Robust Landmark Detection of the Left Ventricle Based on 2D Ultrasound Image Data

Abstract

Echocardiography, or cardiac ultrasound, is a convenient imaging modality for bedside examination of the heart in real-time. However, acquiring ultrasound images of good quality is challenging, and currently ultrasound imaging of the heart is limited to expert echocardiographers. In order for ultrasound to be available for inexperienced ultrasound users, an aiding tool based on augmented reality has been developed. Even so, the current prototype requires 3D ultrasound volume as input. This feature is not available on the portable ultrasound scanners which inexperienced users are more likely to use.
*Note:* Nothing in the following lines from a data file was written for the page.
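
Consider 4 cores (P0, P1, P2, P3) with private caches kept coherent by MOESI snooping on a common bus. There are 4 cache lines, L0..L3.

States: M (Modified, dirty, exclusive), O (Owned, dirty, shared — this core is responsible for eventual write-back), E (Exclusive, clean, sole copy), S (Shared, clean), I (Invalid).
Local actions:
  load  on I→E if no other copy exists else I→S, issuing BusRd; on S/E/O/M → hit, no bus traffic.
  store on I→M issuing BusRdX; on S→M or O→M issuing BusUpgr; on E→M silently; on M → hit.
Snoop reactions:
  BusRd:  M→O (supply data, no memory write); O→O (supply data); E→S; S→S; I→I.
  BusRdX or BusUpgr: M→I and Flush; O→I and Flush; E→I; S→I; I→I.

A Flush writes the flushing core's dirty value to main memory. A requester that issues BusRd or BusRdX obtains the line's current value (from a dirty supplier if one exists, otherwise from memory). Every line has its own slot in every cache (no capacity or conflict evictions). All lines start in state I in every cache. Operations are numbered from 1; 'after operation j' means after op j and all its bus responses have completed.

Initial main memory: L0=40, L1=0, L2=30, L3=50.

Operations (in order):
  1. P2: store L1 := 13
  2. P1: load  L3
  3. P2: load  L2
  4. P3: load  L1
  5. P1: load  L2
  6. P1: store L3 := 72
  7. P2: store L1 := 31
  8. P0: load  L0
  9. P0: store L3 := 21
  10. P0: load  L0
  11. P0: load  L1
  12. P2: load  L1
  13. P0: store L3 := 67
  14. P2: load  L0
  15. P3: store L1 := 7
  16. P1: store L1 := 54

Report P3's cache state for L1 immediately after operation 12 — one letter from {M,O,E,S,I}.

state = I

  op1 P2: store L1 := 13 → I/I/M/I on L1; bus BusRdX; mem=0
  op2 P1: load  L3 → I/E/I/I on L3; bus BusRd; mem=50
  op3 P2: load  L2 → I/I/E/I on L2; bus BusRd; mem=30
  op4 P3: load  L1 → I/I/O/S on L1; bus BusRd; mem=0
  op5 P1: load  L2 → I/S/S/I on L2; bus BusRd; mem=30
  op6 P1: store L3 := 72 → I/M/I/I on L3; bus (none); mem=50
  op7 P2: store L1 := 31 → I/I/M/I on L1; bus BusUpgr; mem=0
  op8 P0: load  L0 → E/I/I/I on L0; bus BusRd; mem=40
  op9 P0: store L3 := 21 → M/I/I/I on L3; bus BusRdX Flush; mem=72
  op10 P0: load  L0 → E/I/I/I on L0; bus (none); mem=40
  op11 P0: load  L1 → S/I/O/I on L1; bus BusRd; mem=0
  op12 P2: load  L1 → S/I/O/I on L1; bus (none); mem=0
  op13 P0: store L3 := 67 → M/I/I/I on L3; bus (none); mem=72
  op14 P2: load  L0 → S/I/S/I on L0; bus BusRd; mem=40
  op15 P3: store L1 := 7 → I/I/I/M on L1; bus BusRdX Flush; mem=31
  op16 P1: store L1 := 54 → I/M/I/I on L1; bus BusRdX Flush; mem=7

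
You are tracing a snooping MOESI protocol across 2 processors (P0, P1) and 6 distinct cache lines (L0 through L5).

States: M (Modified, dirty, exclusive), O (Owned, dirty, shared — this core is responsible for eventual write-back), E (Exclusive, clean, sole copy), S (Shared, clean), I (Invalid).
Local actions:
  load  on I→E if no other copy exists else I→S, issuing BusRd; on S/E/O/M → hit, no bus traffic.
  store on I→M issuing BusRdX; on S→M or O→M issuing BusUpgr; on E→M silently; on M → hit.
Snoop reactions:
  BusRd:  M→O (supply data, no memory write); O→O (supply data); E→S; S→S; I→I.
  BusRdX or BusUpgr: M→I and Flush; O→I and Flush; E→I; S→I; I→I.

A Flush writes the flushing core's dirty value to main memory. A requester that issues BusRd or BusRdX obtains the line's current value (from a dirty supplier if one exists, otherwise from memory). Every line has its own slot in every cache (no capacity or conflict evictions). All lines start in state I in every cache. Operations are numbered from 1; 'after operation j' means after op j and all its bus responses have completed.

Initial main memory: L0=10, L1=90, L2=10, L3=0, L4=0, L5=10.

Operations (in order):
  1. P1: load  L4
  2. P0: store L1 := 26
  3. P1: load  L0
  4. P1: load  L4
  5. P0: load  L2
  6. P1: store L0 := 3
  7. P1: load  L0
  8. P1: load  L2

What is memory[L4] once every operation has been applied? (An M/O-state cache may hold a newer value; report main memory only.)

memory[L4] = 0

step 1: P1: load  L4  ⟶  IE  (L4)  txn=BusRd  M[L4]=0
step 2: P0: store L1 := 26  ⟶  MI  (L1)  txn=BusRdX  M[L1]=90
step 3: P1: load  L0  ⟶  IE  (L0)  txn=BusRd  M[L0]=10
step 4: P1: load  L4  ⟶  IE  (L4)  txn=∅  M[L4]=0
step 5: P0: load  L2  ⟶  EI  (L2)  txn=BusRd  M[L2]=10
step 6: P1: store L0 := 3  ⟶  IM  (L0)  txn=∅  M[L0]=10
step 7: P1: load  L0  ⟶  IM  (L0)  txn=∅  M[L0]=10
step 8: P1: load  L2  ⟶  SS  (L2)  txn=BusRd  M[L2]=10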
In order for the current prototype to work on portable ultrasound scanners, a fan-shaped volume acquired of 2D ultrasound images with its known orientation is believed to be able to substitute the 3D ultrasound image volume input needed today.   The aim of the master thesis is to investigate the possibility of changing the 3D ultrasound volume input of the current prototype with 2D ultrasound images with known orientation. Important anatomic landmark locations as well as the performance of edge detection are investigated. Several acquisition strategies are tested in order to investigate whether the 3D ultrasound image volume can be changed to 2D ultrasound images with known orientation. Firstly, 2D ultrasound image slices with known orientation are extracted from a pre-recorded 3D ultrasound image volume with known ground truth. Secondly, is to observe what happens when the effect of electrocardiogram (ECG) triggering is removed. Thirdly, free-hand scanning in-vivo lab where the fan-shaped volume are created with acquiring 2D ultrasound images with known position and orientation are tracked by an optical tracker.   The thesis concludes that the 3D ultrasound volume can be substituted with 2D ultrasound images with known orientation. Important factors to achieve satisfactory performance include symmetric probe movement, adjusting the sector azimuth and depth such that the surrounding left ventricular wall and septum are shown clearly in the ultrasound image as well as voiding the elevation rotation since this can create noisy ultrasound images.